Your option 2 is the closest. So electors in the electoral college are appointed ahead of time, and it's basically an honorary thing. "you've done a lot for the democratic party in our state, here's a little something for you." they are known ahead of time. After the election when results are known, those figureheads sign a document (certificate of Ascertainment). This isn't prepared/signed ahead of time, though they know who will sign based on who won the election in that state. The fake electors in Michigan decided to create a faux document to create confusion to stall, essentially.

[–] [email protected] 3 points 1 year ago

Thank you!

Oh cool, you can see the actual Certificate of Ascertainment in the National Archives. It only has the governor's seal and signature though. Did the fake electors create a fake certificate, forging the governor's signature? Or did they simply send in their ballots? Apparently it is the 12th Amendment that specifies how electors will meet within their respective states, fill out their ballots, and send them to the President of the Senate (saving the bus fare).

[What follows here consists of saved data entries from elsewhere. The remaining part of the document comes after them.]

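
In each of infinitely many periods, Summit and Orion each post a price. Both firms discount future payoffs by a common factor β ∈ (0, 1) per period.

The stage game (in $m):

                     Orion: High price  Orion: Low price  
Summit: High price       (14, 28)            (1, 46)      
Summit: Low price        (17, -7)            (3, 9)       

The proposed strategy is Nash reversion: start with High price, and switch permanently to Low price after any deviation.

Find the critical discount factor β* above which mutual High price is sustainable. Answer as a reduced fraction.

For Summit: deviation gain 17−14 = 3, per-period punishment loss 14−3 = 11. IC gives β ≥ 3/14.
For Orion: gain 18, loss 19 per period, so β ≥ 18/37.
The tighter constraint is Orion's, so cooperation needs β ≥ 18/37.

18/37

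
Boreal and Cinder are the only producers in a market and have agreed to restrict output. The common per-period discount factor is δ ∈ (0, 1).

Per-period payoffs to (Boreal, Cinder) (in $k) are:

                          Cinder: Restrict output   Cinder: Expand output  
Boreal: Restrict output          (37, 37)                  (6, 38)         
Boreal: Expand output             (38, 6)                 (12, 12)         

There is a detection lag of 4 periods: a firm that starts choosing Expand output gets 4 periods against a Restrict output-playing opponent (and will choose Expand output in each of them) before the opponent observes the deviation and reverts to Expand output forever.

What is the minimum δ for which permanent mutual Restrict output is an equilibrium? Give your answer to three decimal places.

0.443

Deviating for the 4 undetected periods gains 38−37 = 1 per period over cooperation, then loses 37−12 = 25 per period forever once punishment starts.
Gain: 1(1 + δ + … + δ^3); loss: 25·δ^4/(1−δ).
No profitable deviation ⇔ 1(1−δ^4) ≤ 25·δ^4, i.e. δ^4 ≥ 1/(1+25) = 1/26.
Hence δ ≥ (1/26)^(1/4) ≈ 0.443.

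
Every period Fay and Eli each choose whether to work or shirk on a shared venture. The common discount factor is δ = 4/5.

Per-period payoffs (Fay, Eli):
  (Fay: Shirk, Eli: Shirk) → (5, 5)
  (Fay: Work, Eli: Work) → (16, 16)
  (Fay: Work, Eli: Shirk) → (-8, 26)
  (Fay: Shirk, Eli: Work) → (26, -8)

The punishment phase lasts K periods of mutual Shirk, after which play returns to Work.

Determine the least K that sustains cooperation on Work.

2

Need Σ_{k=1}^{K} δ^k ≥ (26−16)/(16−5) = 0.9091 at δ = 4/5.
At K = 1 the sum is 0.8000 < 0.9091; at K = 2 it is 1.4400 ≥ 0.9091.
So the minimum punishment length is K = 2.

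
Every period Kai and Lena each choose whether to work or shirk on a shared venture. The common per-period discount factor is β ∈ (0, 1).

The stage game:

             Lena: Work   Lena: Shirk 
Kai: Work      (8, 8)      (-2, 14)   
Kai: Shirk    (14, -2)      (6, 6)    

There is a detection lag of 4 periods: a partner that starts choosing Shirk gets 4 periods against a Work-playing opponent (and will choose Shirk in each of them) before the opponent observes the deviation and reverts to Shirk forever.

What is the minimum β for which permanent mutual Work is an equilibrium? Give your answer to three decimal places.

A deviator earns 14 for 4 periods, then 6 forever; cooperating earns 8 forever. Multiplying the IC by (1−β):
8 ≥ 14(1−β^4) + 6β^4, so 8·β^4 ≥ 6 and β^4 ≥ 3/4.
β ≥ (3/4)^(1/4) ≈ 0.931.

0.931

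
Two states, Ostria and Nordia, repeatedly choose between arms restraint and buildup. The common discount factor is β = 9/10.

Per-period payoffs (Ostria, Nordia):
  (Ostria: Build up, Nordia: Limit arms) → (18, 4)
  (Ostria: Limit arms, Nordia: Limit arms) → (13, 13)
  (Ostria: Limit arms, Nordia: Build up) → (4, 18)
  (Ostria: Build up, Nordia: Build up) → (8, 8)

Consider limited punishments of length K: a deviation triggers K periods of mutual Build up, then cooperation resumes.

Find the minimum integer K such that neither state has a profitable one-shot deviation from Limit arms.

2

Need Σ_{k=1}^{K} β^k ≥ (18−13)/(13−8) = 1.0000 at β = 9/10.
At K = 1 the sum is 0.9000 < 1.0000; at K = 2 it is 1.7100 ≥ 1.0000.
So the minimum punishment length is K = 2.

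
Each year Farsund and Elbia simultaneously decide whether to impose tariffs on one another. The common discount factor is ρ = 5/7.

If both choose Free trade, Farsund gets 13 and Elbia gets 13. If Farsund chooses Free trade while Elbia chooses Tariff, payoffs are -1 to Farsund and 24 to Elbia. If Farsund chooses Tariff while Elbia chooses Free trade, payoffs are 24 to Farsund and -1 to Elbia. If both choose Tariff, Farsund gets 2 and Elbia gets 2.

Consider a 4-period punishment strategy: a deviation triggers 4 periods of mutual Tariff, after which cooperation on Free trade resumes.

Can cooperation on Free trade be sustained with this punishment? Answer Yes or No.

Yes

IC: ρ+…+ρ^4 ≥ (24−13)/(13−2) = 1.
At ρ = 5/7: partial sum = 1.8492 ≥ 1.0000. Cooperation sustainable.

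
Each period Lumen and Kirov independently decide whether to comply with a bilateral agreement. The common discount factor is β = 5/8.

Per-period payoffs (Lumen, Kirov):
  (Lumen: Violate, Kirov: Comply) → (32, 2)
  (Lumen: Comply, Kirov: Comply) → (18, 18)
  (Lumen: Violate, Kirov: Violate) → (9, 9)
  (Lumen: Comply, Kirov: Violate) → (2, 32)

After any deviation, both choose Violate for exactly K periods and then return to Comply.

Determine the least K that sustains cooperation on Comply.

Need Σ_{k=1}^{K} β^k ≥ (32−18)/(18−9) = 1.5556 at β = 5/8.
At K = 5 the sum is 1.5077 < 1.5556; at K = 6 it is 1.5673 ≥ 1.5556.
So the minimum punishment length is K = 6.

6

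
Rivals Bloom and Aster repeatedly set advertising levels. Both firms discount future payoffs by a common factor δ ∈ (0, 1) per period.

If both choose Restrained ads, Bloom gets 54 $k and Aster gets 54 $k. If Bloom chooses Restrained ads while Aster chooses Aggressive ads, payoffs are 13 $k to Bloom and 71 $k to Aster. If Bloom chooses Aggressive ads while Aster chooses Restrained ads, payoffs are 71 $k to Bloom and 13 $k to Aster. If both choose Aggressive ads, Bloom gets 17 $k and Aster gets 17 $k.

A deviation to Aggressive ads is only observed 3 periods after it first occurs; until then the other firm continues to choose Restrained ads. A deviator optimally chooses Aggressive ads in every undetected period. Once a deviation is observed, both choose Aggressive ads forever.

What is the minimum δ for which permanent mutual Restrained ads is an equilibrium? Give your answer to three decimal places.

The best deviation is to choose Aggressive ads for all 3 undetected periods, earning 71 each, then 17 forever once detected.
Deviation value: 71(1−δ^3)/(1−δ) + 17δ^3/(1−δ); cooperation value: 54/(1−δ).
IC: 54 ≥ 71(1−δ^3) + 17δ^3 = 71 − 54δ^3.
So δ^3 ≥ 17/54, giving δ ≥ (17/54)^(1/3) ≈ 0.680.

0.680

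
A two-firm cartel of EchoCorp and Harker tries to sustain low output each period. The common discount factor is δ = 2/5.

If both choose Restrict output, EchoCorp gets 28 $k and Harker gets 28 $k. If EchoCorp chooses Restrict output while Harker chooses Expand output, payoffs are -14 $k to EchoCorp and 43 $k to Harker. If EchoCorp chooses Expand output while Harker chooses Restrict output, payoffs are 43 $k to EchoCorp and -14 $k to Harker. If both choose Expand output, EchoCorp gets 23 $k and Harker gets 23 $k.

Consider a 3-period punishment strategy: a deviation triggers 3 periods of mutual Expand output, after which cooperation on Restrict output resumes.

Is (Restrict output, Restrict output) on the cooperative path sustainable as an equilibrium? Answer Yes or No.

IC: δ+…+δ^3 ≥ (43−28)/(28−23) = 3.
At δ = 2/5: partial sum = 0.6240 < 3.0000. Cooperation not sustainable.

No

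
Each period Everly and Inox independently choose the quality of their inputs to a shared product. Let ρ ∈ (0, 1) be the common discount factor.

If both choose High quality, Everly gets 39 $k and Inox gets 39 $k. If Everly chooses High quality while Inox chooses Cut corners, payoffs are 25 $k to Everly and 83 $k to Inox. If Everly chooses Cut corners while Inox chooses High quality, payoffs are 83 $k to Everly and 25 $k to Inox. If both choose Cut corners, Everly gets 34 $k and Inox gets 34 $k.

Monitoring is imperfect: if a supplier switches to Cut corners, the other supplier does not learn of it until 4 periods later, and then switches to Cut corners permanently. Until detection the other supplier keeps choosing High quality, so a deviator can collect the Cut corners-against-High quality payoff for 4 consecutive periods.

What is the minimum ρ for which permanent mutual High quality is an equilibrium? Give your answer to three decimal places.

0.973

Deviating for the 4 undetected periods gains 83−39 = 44 per period over cooperation, then loses 39−34 = 5 per period forever once punishment starts.
Gain: 44(1 + ρ + … + ρ^3); loss: 5·ρ^4/(1−ρ).
No profitable deviation ⇔ 44(1−ρ^4) ≤ 5·ρ^4, i.e. ρ^4 ≥ 44/(44+5) = 44/49.
Hence ρ ≥ (44/49)^(1/4) ≈ 0.973.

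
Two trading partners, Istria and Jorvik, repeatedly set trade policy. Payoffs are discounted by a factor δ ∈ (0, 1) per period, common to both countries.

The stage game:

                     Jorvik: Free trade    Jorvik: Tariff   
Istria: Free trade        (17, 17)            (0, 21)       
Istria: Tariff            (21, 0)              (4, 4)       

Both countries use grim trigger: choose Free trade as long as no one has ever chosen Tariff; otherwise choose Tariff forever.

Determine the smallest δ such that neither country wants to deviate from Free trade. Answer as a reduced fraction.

Under grim trigger the critical discount factor is (T−C)/(T−P) with T = 21, C = 17, P = 4.
δ* = (21−17)/(21−4) = 4/17.

4/17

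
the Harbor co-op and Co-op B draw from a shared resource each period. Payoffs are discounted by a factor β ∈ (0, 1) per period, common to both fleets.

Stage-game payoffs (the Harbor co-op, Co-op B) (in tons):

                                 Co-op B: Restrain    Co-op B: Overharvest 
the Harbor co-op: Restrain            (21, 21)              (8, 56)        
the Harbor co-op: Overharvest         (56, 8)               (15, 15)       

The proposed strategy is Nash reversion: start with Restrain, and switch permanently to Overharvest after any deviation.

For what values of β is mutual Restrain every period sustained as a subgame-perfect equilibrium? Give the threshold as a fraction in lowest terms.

35/41

One-period gain from deviating is 56 − 21 = 35. The loss is 21 − 15 = 6 in every subsequent period, with present value 6·β/(1−β).
Deviation is unprofitable when 6·β/(1−β) ≥ 35, i.e. β/(1−β) ≥ 35/6.
Equivalently β ≥ 35/(35+6) = 35/41.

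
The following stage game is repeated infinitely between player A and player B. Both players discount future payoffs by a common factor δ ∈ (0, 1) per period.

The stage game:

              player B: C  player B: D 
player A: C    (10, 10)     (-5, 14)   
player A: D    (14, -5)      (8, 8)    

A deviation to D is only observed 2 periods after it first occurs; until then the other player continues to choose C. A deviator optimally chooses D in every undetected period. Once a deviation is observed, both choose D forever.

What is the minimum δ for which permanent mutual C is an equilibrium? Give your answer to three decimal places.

The best deviation is to choose D for all 2 undetected periods, earning 14 each, then 8 forever once detected.
Deviation value: 14(1−δ^2)/(1−δ) + 8δ^2/(1−δ); cooperation value: 10/(1−δ).
IC: 10 ≥ 14(1−δ^2) + 8δ^2 = 14 − 6δ^2.
So δ^2 ≥ 4/6 = 2/3, giving δ ≥ (2/3)^(1/2) ≈ 0.816.

0.816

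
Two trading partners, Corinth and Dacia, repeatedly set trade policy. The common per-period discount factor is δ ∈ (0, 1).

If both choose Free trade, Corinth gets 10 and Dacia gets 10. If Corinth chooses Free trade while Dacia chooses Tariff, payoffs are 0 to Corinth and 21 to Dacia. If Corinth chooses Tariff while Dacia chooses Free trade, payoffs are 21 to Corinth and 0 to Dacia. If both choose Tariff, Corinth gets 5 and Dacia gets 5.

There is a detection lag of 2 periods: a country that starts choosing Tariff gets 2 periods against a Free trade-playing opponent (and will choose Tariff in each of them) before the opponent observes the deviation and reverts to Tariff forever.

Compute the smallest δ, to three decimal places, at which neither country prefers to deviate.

The best deviation is to choose Tariff for all 2 undetected periods, earning 21 each, then 5 forever once detected.
Deviation value: 21(1−δ^2)/(1−δ) + 5δ^2/(1−δ); cooperation value: 10/(1−δ).
IC: 10 ≥ 21(1−δ^2) + 5δ^2 = 21 − 16δ^2.
So δ^2 ≥ 11/16, giving δ ≥ (11/16)^(1/2) ≈ 0.829.

0.829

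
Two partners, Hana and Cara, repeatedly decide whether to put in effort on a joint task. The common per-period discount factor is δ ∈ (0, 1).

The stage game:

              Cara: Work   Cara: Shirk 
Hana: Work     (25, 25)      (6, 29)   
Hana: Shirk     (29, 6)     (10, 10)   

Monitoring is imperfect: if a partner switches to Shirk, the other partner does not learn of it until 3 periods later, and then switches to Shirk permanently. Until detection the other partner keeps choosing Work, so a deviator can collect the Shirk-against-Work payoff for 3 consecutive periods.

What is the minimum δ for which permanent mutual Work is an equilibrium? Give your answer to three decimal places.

0.595

A deviator earns 29 for 3 periods, then 10 forever; cooperating earns 25 forever. Multiplying the IC by (1−δ):
25 ≥ 29(1−δ^3) + 10δ^3, so 19·δ^3 ≥ 4 and δ^3 ≥ 4/19.
δ ≥ (4/19)^(1/3) ≈ 0.595.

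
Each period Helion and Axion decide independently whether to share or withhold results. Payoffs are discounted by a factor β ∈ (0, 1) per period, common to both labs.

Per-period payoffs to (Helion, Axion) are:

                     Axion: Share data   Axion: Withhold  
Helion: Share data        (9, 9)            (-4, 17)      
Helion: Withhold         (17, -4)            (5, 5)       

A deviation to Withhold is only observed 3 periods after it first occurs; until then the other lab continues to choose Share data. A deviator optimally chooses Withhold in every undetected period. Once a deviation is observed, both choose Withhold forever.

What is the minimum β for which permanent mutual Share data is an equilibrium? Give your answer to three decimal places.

The best deviation is to choose Withhold for all 3 undetected periods, earning 17 each, then 5 forever once detected.
Deviation value: 17(1−β^3)/(1−β) + 5β^3/(1−β); cooperation value: 9/(1−β).
IC: 9 ≥ 17(1−β^3) + 5β^3 = 17 − 12β^3.
So β^3 ≥ 8/12 = 2/3, giving β ≥ (2/3)^(1/3) ≈ 0.874.

0.874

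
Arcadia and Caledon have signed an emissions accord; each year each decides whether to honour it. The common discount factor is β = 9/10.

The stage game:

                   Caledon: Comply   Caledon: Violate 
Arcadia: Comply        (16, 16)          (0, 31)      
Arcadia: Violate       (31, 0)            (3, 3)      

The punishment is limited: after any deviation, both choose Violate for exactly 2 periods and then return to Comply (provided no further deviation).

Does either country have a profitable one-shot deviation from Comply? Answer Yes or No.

No

IC: β+…+β^2 ≥ (31−16)/(16−3) = 15/13.
At β = 9/10: partial sum = 1.7100 ≥ 1.1538. Cooperation sustainable.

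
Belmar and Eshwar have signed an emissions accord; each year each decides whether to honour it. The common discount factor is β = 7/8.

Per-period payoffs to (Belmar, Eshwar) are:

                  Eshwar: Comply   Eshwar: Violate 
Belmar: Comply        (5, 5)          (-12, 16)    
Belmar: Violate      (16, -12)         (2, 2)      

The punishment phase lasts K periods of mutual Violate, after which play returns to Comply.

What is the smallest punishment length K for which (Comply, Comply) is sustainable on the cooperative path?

Need Σ_{k=1}^{K} β^k ≥ (16−5)/(5−2) = 3.6667 at β = 7/8.
At K = 5 the sum is 3.4096 < 3.6667; at K = 6 it is 3.8584 ≥ 3.6667.
So the minimum punishment length is K = 6.

6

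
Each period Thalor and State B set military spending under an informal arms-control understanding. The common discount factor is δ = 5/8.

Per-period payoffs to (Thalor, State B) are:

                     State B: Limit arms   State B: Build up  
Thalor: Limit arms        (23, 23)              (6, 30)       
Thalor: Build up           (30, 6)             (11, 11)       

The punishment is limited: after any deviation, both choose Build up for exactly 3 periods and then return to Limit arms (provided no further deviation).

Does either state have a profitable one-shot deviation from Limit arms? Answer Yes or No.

A one-shot deviation gives 30 now, then 11 for 3 periods, then back to 23.
Gain from deviating: (30−23) today; loss: (23−11) in each of the next 3 periods.
No-deviation condition: (23−11)(δ+…+δ^3) ≥ 30−23, i.e. δ+…+δ^3 ≥ 7/12.
At δ = 5/8: δ+…+δ^3 = 1.2598 ≥ 0.5833.
So cooperation is sustainable.

No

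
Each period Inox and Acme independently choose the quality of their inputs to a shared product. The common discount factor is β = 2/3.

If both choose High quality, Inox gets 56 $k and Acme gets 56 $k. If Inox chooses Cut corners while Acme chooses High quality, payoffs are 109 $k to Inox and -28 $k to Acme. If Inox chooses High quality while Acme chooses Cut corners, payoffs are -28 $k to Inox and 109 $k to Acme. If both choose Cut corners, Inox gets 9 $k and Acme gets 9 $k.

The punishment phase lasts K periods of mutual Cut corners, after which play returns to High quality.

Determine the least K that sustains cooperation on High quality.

3

Need Σ_{k=1}^{K} β^k ≥ (109−56)/(56−9) = 1.1277 at β = 2/3.
At K = 2 the sum is 1.1111 < 1.1277; at K = 3 it is 1.4074 ≥ 1.1277.
So the minimum punishment length is K = 3.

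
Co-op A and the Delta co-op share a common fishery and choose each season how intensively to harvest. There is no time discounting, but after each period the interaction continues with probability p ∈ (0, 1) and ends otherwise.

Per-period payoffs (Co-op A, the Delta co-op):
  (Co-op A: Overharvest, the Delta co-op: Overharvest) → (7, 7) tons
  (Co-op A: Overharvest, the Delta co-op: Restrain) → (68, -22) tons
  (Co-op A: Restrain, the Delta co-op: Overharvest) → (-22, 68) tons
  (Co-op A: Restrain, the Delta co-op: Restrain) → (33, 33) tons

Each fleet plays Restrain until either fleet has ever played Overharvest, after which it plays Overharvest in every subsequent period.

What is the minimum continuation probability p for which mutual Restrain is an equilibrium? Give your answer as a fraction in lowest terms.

35/61

Expected cooperation value is 33 + p·33 + p²·33 + … = 33/(1−p); deviation gives 68 + p·7/(1−p).
33 ≥ 68(1−p) + 7p ⇒ 61p ≥ 35 ⇒ p ≥ 35/61.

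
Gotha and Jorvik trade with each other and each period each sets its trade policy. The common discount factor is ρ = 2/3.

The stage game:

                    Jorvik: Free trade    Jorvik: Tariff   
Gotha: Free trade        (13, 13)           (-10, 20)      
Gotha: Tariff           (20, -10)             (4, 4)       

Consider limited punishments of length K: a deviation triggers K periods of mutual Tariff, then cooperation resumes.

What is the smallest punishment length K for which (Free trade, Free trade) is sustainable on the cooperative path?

2

IC: ρ(1−ρ^K)/(1−ρ) ≥ (20−13)/(13−4) = 7/9.
With ρ = 2/3: need 1 − ρ^K ≥ 7/9·(1−2/3)/(2/3), i.e. ρ^K ≤ 0.6111.
Since (2/3)^1 = 0.6667 and (2/3)^2 = 0.4444, the smallest such K is 2.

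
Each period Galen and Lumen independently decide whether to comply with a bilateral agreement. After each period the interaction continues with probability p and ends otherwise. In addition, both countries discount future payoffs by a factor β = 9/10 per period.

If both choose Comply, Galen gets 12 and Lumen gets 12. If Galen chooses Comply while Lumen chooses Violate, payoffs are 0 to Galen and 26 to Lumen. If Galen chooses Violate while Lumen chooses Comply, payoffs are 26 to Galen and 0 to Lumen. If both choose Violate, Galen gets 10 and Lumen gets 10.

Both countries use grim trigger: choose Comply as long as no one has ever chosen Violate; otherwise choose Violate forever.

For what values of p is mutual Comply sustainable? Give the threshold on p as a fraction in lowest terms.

Expected continuation weight on next period's payoff is β·p = 9/10·p, which plays the role of the discount factor.
Cooperation requires 9/10·p ≥ (26−12)/(26−10) = 7/8, hence p ≥ 35/36.

35/36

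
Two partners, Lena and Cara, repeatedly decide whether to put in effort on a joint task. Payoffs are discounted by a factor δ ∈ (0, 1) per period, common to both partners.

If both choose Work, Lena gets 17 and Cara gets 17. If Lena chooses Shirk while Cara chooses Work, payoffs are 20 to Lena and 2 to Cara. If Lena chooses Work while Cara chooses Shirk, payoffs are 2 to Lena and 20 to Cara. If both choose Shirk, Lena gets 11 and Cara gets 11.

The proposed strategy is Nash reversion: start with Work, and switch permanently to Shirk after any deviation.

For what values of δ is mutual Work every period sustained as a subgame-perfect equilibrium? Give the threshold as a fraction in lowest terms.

1/3

One-period gain from deviating is 20 − 17 = 3. The loss is 17 − 11 = 6 in every subsequent period, with present value 6·δ/(1−δ).
Deviation is unprofitable when 6·δ/(1−δ) ≥ 3, i.e. δ/(1−δ) ≥ 1/2.
Equivalently δ ≥ 3/(3+6) = 1/3.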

And then the Electoral Count Act of 1887 created the ascertainment process, because in 1876 the Senate did receive ballots from multiple contradictory electors from a bunch of states. A copy of the Certificate of Ascertainment is sent to the Senate in addition to the "Certificate of Votes" which bears the counts of the actual votes by the electors. The governor's signature on the Certificate of Ascertainment is what proves which electors are the real ones.

In that case, why are the fake ballots even a problem? The news presents this as some novel brilliant last-ditch scheme to stall the election or cast it in doubt. But the scheme is 144 years old and the loophole was closed for good 133 years ago!

I'm guessing the fake electors didn't forge the Certificate of Ascertainment, but signed an unauthorized Certificate of Vote. The certificate says:

We, the undersigned Electors of the State of Michigan for President and Vice President, elected in the General Election held in the State of Michigan on November 3, 2020, and duly convened at the State Capitol in Lansing, Michigan, this 14th day of December, 2020, do hereby certify that the following are lists of all votes given by us for the offices of President and Vice President, respectively, of the United States:

Given this language, the Republican electors signing such a certificate would indeed be committing felony fraud in my opinion because they were NOT "elected in the General Election" (they lost) and they were NOT "duly convened". The "they just gave us some piece of paper to sign" is not a believable excuse, since if they could write they could read.